Of the many types of life insurance, a variable appreciable life insurance policy offers the policy owner a choice of investment options inside the policy. The cash values can be directed to mutual fund sub-accounts, bonds or money market accounts to potentially increase the long-term value of the life insurance cash values and death benefit.

The Death Benefit

A variable appreciable life insurance policy is a type of whole life insurance. As such, the death benefit is structured similarly to a traditional whole life insurance policy. However, the death benefit can fluctuate because of the underlying investments of the variable policy. Some policies offer a minimum guaranteed death benefit, but many policies offer no guarantees at all.

Cash Value

Cash values in a variable life insurance policy are seldom guaranteed at a minimum level. The cash values are invested into bonds, mutual funds or money market accounts to try to increase the value of the cash value. However, the cash value could decline to zero if the underlying investments do poorly enough.
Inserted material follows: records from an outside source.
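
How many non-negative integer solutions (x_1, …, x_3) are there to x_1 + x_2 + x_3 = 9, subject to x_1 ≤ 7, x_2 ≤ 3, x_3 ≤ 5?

Ignoring the caps, the number of non-negative solutions to x_1+…+x_3 = 9 is C(11,2) = 55.
Subtract solutions that violate a single cap (substitute x_i' = x_i − (cap_i+1)): x_1 ≥ 8 gives C(3,2) = 3; x_2 ≥ 4 gives C(7,2) = 21; x_3 ≥ 6 gives C(5,2) = 10. Together 34.
No two caps can be exceeded simultaneously, so the pair terms are all 0.
By inclusion–exclusion the count is 55 − 34 + 0 = 21.

21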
The benefits of a variable policy are simple: if your investments do well, you could end up with sizable cash values and a large death benefit. These policies have the most upside potential of any whole life policy due to the variable nature of the policy.


A common misconception about variable life insurance is that it is a type of universal life insurance. Variable life and variable universal life insurance are technically two different kinds of life insurance. While the investment component of the policy is similar, the way the policy is designed is slightly different. Universal life unbundles the cost of insurance from the cash values, separating the two. The death benefit is based on an annual renewable term policy while the variable life insurance policy keeps these costs bundled and is based on the whole life chassis.


Before buying a variable appreciable life insurance policy consider that variable policies typically do not guarantee anything, unlike traditional whole life insurance. The policy's cash values and death benefit are always at risk due to the variable nature of the underlying investments. While this offers incredible potential, it also comes with the greatest potential for loss.